サンプル1を作ってから1年以上になり、考え方もずいぶん変わってきました。そこで、今の実力での基本プログラムを作ってみました。
「GameSamp.lzh」をダウンロードし、解凍すると次のファイルが作成されます。
ファイルの種類 ファイル名 説明 BITMAPファイル backImg.bmp 背景画像 chara.bmp キャラクタ画像 title.bmp スタート画面タイトル画像など String.bmp 文字列画像(キャラクタコード順に並べたもの) ソースファイル ddutil.cpp MSSDKのDirectDrawサンプルについているラッパー関数 Start.cpp スタート画面のプログラム Game.cpp ゲーム画面のプログラム myDraw.cpp DirectDraw関係の共通プログラム WinMain.cpp 基本プログラム ヘッダファイル common.h 共通ヘッダファイル(define文など) ddutil.h ddutil.cppのヘッダファイル Start.h Start.cppのヘッダファイル Game.h Game.cppのヘッダファイル myDraw.h myDraw.cppのヘッダファイル
上記のファイルを任意のフォルダに格納し、プロジェクトを作成します。作成方法は次のとおりです。

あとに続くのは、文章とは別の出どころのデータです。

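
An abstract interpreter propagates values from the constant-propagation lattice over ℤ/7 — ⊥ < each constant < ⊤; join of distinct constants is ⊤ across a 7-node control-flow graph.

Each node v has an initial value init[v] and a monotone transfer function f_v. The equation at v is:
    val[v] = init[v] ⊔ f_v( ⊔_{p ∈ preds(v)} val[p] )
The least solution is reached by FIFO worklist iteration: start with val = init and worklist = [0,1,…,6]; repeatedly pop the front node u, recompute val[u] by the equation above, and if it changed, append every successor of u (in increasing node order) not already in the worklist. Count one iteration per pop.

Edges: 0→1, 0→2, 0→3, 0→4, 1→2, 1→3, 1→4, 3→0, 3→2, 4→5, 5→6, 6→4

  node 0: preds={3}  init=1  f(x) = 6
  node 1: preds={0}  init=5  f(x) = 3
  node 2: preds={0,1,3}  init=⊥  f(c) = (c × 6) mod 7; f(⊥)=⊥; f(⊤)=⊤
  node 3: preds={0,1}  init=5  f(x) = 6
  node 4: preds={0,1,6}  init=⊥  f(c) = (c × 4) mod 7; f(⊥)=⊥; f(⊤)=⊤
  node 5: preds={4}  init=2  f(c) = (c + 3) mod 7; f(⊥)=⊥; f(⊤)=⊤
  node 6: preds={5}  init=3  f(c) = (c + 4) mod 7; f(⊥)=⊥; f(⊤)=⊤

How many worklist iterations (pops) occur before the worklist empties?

10

Iteration log — 10 steps:
  step 1. node 0  ⊔preds=5  new=⊤  old=1  +wl: 
  step 2. node 1  ⊔preds=⊤  new=⊤  old=5  +wl: 
  step 3. node 2  ⊔preds=⊤  new=⊤  old=⊥  +wl: 
  step 4. node 3  ⊔preds=⊤  new=⊤  old=5  +wl: 0,2
  step 5. node 4  ⊔preds=⊤  new=⊤  old=⊥  +wl: 
  step 6. node 5  ⊔preds=⊤  new=⊤  old=2  +wl: 
  step 7. node 6  ⊔preds=⊤  new=⊤  old=3  +wl: 4
  step 8. node 0  ⊔preds=⊤  new=⊤  stable
  step 9. node 2  ⊔preds=⊤  new=⊤  stable
  step 10. node 4  ⊔preds=⊤  new=⊤  stable

Least fixpoint reached:
  node 0: ⊤
  node 1: ⊤
  node 2: ⊤
  node 3: ⊤
  node 4: ⊤
  node 5: ⊤
  node 6: ⊤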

- プロジェクトの新規作成でWin32Appricationを選択し、作成。
- 作成したプロジェクトのフォルダに上記すべてのファイルをコピー。
- ビットマップファイルを元にリソースファイルを作成する。
4つのBitmapを持つリソースファイルが作成されるので、名前を付けて保存する。
- 「挿入」→「リソース」を選択し、リソース一覧から「Bitmap」を選択して「インポート」ボタンをクリック
- ファイルの種類を「全てのファイル」にし、4つのBitmapファイルを選択して「OK」ボタンをクリック
- ソースファイル、リソースファイルをプロジェクトに追加する。
成功すると、ワークスペースの内容が次のようになる(はず)。
- 「プロジェクト」→「プロジェクトへ追加」→「ファイル」を選択
- ファイルの種類が「C++ ファイル」になっていることを確認し、ウィンドウに出ている全てのファイルを選択して「OK」ボタンをクリック
- Source Files
- ddutil.cpp
- Game.cpp
- myDraw.cpp
- Script.rc(リソースファイル名)
- Start.cpp
- WinMain.cpp
- Header Files
- common.h
- ddutil.h
- Game.h
- myDraw.h
- resource.h
- Start.h
- Resource Files
- backImg.bmp
- Chara.bmp
- String.bmp
- Title.bmp
- 外部依存関係
- basetsd.h
- 「Resource View」でBitmapの中を見ると、4つのBitmapファイルはそれぞれIDB_BITMAP1、IDB_BITMAP2といった名前になっているので、わかりやすい名前に変える。
プログラム中で指定している名前は次のとおり
- 変えたいビットマップを右クリックし、「プロパティ」を選択
- IDを任意の名前に変える
新IDはダブルクォーテーションで囲むことを忘れないように!!
旧ID 新ID ファイル名 IDB_BITMAP1 "TITLE" Title.bmp IDB_BITMAP2 "CHARA" Chara.bmp IDB_BITMAP3 "STRINGS" Strings.bmp IDB_BITMAP4 "BACKIMG" backImg.bmp - DirectDrawを使えるようにプロジェクトの設定を行う。
- 「プロジェクト」→「設定」を選択
- 「リンク」タブをクリックし、「オブジェクト/ライブラリ モジュール」に以下のライブラリを追加
- ddraw.lib
- dxguid.lib
- winmm.lib
- 追加したら「OK」ボタンをクリック
以上の設定を行い、ビルドすればexeファイルが出来上がる・・・はずなんですが、どうでしょう。成功すればこんなんが出来ると思うのですが・・・
エラーもなくビルドできたら実行してみましょう。「げーむたいとる」というスタート画面が出ると思います。なお、これも音を出していません。
スペースキーを押すと、ゲームが始まります。ゲーム画面では、左下にキャラクタが表示されています。カーソルキーの左右で移動でき、両側の壁に触れるとスタート画面に戻ります。
スタート画面はStart.cppを、ゲーム画面はGame.cppをいじればどのようにも改造できるという点は前のプログラムと変わりません。
一番の改良点は「common.h」です。これにより、ソースファイルごとにddraw.hなどのヘッダ・ファイルを宣言する必要がなくなっただけでなく、キャラクタデータの構造体などをここに宣言することにより、どのソースでも使えるようになったことです。